Part Casablanca-style international adventure set in a world on the brink of war, part Agatha Christie-like murder-mystery chamber-piece, The Lady Vanishes is perhaps the closest thing the master ever got to a message movie. It combines the rollicking adventure of Hitch’s chase movie spectaculars like North By Northwest with the Freudian intrigue of films like Vertigo and Spellbound while throwing in an impassioned call to action aimed at a timid Britain waving on the brink of war.

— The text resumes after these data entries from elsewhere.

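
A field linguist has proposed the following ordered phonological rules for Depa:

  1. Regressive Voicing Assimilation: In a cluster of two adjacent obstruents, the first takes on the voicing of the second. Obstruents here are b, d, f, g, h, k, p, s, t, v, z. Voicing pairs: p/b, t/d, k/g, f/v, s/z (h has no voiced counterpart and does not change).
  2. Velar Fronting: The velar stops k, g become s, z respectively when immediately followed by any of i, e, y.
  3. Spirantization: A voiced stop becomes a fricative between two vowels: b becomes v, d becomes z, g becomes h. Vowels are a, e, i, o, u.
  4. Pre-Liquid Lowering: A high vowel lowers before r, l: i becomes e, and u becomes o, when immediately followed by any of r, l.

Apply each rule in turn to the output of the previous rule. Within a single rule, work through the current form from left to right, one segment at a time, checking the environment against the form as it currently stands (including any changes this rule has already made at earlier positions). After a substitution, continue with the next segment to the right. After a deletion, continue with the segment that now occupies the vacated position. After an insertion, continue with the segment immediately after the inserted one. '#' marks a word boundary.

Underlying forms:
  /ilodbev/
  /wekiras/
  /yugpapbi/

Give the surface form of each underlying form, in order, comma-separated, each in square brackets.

[elodbev], [weseras], [yukpabbi]

/ilodbev/:
  1 Regressive Voicing Assimilation: no change — [ilodbev]
  2 Velar Fronting: no change — [ilodbev]
  3 Spirantization: no change — [ilodbev]
  4 Pre-Liquid Lowering: [ilodbev] → [elodbev]
/wekiras/:
  1 Regressive Voicing Assimilation: no change — [wekiras]
  2 Velar Fronting: [wekiras] → [wesiras]
  3 Spirantization: no change — [wesiras]
  4 Pre-Liquid Lowering: [wesiras] → [weseras]
/yugpapbi/:
  1 Regressive Voicing Assimilation: [yugpapbi] → [yukpabbi]
  2 Velar Fronting: no change — [yukpabbi]
  3 Spirantization: no change — [yukpabbi]
  4 Pre-Liquid Lowering: no change — [yukpabbi]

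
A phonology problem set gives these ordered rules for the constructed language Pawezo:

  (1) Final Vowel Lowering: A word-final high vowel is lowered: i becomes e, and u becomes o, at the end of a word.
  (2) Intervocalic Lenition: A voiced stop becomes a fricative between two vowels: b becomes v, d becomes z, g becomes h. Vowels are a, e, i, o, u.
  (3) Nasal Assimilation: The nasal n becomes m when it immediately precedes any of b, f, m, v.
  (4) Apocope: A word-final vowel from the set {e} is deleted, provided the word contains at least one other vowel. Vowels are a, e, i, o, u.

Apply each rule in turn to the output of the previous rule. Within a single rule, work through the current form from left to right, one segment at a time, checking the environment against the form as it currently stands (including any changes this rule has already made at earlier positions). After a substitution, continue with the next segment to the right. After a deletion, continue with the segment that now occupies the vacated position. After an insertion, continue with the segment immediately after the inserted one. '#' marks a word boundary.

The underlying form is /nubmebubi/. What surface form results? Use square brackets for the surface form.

(1) Final Vowel Lowering: [nubmebubi] → [nubmebube]
(2) Intervocalic Lenition: [nubmebube] → [nubmevuve]
(3) Nasal Assimilation: no change — [nubmevuve]
(4) Apocope: [nubmevuve] → [nubmevuv]

[nubmevuv]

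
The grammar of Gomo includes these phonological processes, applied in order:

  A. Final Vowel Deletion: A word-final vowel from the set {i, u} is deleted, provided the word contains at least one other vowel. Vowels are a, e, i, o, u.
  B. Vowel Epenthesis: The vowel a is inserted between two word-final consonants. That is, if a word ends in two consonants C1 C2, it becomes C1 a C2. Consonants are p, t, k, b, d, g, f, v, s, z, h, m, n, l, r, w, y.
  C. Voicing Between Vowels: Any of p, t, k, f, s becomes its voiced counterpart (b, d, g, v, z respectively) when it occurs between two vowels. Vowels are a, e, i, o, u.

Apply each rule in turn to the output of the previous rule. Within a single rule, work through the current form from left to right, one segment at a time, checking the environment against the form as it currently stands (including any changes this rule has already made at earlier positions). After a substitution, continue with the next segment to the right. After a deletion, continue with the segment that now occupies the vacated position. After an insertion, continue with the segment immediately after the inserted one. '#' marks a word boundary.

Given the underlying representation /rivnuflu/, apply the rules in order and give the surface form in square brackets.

[rivnuval]

A Final Vowel Deletion: [rivnuflu] → [rivnufl]
B Vowel Epenthesis: [rivnufl] → [rivnufal]
C Voicing Between Vowels: [rivnufal] → [rivnuval]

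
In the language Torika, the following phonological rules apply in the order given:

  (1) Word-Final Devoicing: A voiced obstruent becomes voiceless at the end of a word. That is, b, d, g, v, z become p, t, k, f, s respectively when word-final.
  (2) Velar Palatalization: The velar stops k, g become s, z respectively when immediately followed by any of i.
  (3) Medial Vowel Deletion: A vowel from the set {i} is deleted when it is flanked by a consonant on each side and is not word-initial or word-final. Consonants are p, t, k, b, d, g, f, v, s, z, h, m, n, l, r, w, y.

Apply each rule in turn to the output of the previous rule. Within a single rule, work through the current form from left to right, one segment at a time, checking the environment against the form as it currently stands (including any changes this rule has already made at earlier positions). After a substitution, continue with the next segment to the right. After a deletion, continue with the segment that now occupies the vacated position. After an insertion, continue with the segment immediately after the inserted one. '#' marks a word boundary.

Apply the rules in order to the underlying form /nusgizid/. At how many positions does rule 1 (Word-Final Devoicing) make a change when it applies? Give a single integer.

1

(1) Word-Final Devoicing: [nusgizid] → [nusgizit]
(2) Velar Palatalization: [nusgizit] → [nuszizit]
(3) Medial Vowel Deletion: [nuszizit] → [nuszzt]
Rule 1 changed 1 position(s).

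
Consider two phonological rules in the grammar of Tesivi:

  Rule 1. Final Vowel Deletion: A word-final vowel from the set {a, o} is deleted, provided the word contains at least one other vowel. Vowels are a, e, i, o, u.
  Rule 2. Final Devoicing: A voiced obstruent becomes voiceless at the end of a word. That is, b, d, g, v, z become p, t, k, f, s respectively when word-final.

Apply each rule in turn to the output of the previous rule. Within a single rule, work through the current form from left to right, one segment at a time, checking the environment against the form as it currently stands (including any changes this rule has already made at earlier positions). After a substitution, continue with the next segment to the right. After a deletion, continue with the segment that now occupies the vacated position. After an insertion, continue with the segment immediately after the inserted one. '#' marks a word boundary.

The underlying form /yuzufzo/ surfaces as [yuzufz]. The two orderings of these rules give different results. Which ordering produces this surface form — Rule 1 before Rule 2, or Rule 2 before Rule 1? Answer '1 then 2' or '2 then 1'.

2 then 1

Order 1 then 2:
  1 Final Vowel Deletion: [yuzufzo] → [yuzufz]
  2 Final Devoicing: [yuzufz] → [yuzufs]
  result: [yuzufs]
Order 2 then 1:
  2 Final Devoicing: no change — [yuzufzo]
  1 Final Vowel Deletion: [yuzufzo] → [yuzufz]
  result: [yuzufz]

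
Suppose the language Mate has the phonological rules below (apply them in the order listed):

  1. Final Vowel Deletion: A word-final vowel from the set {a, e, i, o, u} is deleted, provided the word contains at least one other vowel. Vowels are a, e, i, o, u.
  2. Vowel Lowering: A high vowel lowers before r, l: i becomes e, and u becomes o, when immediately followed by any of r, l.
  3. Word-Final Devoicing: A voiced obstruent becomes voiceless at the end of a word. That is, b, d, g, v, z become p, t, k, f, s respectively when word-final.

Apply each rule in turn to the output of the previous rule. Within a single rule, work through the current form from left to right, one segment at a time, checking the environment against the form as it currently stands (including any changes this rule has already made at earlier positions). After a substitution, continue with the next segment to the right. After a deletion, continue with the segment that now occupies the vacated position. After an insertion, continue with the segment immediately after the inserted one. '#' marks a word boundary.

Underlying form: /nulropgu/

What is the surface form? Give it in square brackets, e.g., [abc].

1 Final Vowel Deletion: [nulropgu] → [nulropg]
2 Vowel Lowering: [nulropg] → [nolropg]
3 Word-Final Devoicing: [nolropg] → [nolropk]

[nolropk]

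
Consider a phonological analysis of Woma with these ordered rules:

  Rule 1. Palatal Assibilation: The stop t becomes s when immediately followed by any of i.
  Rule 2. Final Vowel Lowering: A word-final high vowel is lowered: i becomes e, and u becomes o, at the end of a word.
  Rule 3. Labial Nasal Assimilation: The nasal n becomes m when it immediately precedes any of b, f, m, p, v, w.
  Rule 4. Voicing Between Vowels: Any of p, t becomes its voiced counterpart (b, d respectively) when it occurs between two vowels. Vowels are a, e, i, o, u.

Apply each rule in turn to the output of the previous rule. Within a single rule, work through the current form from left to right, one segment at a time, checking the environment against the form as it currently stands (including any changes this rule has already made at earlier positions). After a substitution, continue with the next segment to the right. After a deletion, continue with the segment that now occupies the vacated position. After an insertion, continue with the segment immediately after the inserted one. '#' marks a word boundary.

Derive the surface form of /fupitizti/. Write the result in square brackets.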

When a convivial english governess, Mrs. Froy (May Whitty), suddenly vanishes aboard an express train bound for London, Iris (Margeret Lockwood) seems to be not just the only person to notice, but also the only one to have seen her in the first place. The dopey Italian magician and the Eastern-European widow sharing Iris and Mrs. Froy’s coach claim complete ignorance while passing German psychoanalyst Dr. Hartz (Paul Lukas) is quick to diagnose Iris as suffering from hallucinations. Adept as ever at mining the inherent queasiness and alarm of being stuck amidst crowds of strangers in constantly moving modern spaces, Hithcock portrays Iris’s fellow passengers as dangerously ambiguous — simultaneously innocuous and sinister in their foreign mannerisms and customs. Much clearer in their characterizations, the other English citizens aboard the train are all charming dolts too concerned about making it home in time for the cricket match or not mussing up their professional lives to intervene in even the most minor way against a murder plot.
The rare Hitchcock film to take its time setting the story in motion, the film’s first third is a sly comedy of manners dedicated to lampooning British cluelessness in the face of continental customs and liberal sexuality. Stuck in a hotel during an avalanche the characters are first introduced awkwardly avoiding the flirtatious maid and condescendingly dismissing the accented english of the concierge. In a post-Brexit Britain once more focused on choosing isolation as its dominant policy, the film’s diagnosis of British elitism and cowardice has barely aged a day. “They can’t do anything to us, we’re British subjects!” one character yells towards the end of the film moments before getting shot — a distant echo of today’s pro-leavers claim to British infallibility.